Mesh shows "local mode" instead of "connected"
- Are other nodes running on the same network?
- Check firewall allows port 45892 (mDNS)
- Ensure all nodes use the same cookie: check
~/.parley.yaml
- Try restarting nodes:
pkill parley then parley serve
Response is very slow
- Model may still be loading (first inference loads model into memory)
- Check node status in graph view
- Run smaller model: use
parley:fast alias
- If using remote node, check network latency
High memory usage
- Each loaded model consumes memory (7B model ≈ 4-6GB, 13B ≈ 8-10GB)
- Unload unused models via the models panel (gear icon)
- Check
/api/ps to see what's loaded
- Use smaller models or quantized versions
"Connection refused" when accessing from another machine
- By default, Parley binds to localhost only
- To access from network, it listens on your machine's IP (shown on startup)

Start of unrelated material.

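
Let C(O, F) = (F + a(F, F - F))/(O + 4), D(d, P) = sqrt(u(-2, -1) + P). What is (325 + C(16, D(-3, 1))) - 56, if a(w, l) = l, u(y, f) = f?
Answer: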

- Check firewall allows port 80 or 3000
- Try direct IP:
http://192.168.x.x:3000
Model download fails or is stuck
- Check internet connection and GitHub/HuggingFace access
- Cancel and retry: click the "cancel" button in the models panel
- Try a smaller model first to test download
- Check disk space (models can be 5-50GB each)
Performance Tips
- GPU acceleration — Use CUDA (NVIDIA) or Metal (Apple Silicon) for faster inference
- Model quantization — Q4 models are 3-4x faster than FP16, minimal quality loss
- Keep models local — Avoid repeated downloads by using
parley import --from-ollama
- Monitor loaded models — Mesh graphs show which models are on which nodes
Getting Help
- Check documentation — See the docs pages above
- View logs —
~/.parley/logs/
- GitHub Issues — Report bugs at github.com/Iito/parley
- Status endpoint —
curl http://localhost:4000/health
Keyboard Shortcuts
Enter — Send message
Shift+Enter — Newline in message
Cmd/Ctrl+C — Cancel streaming response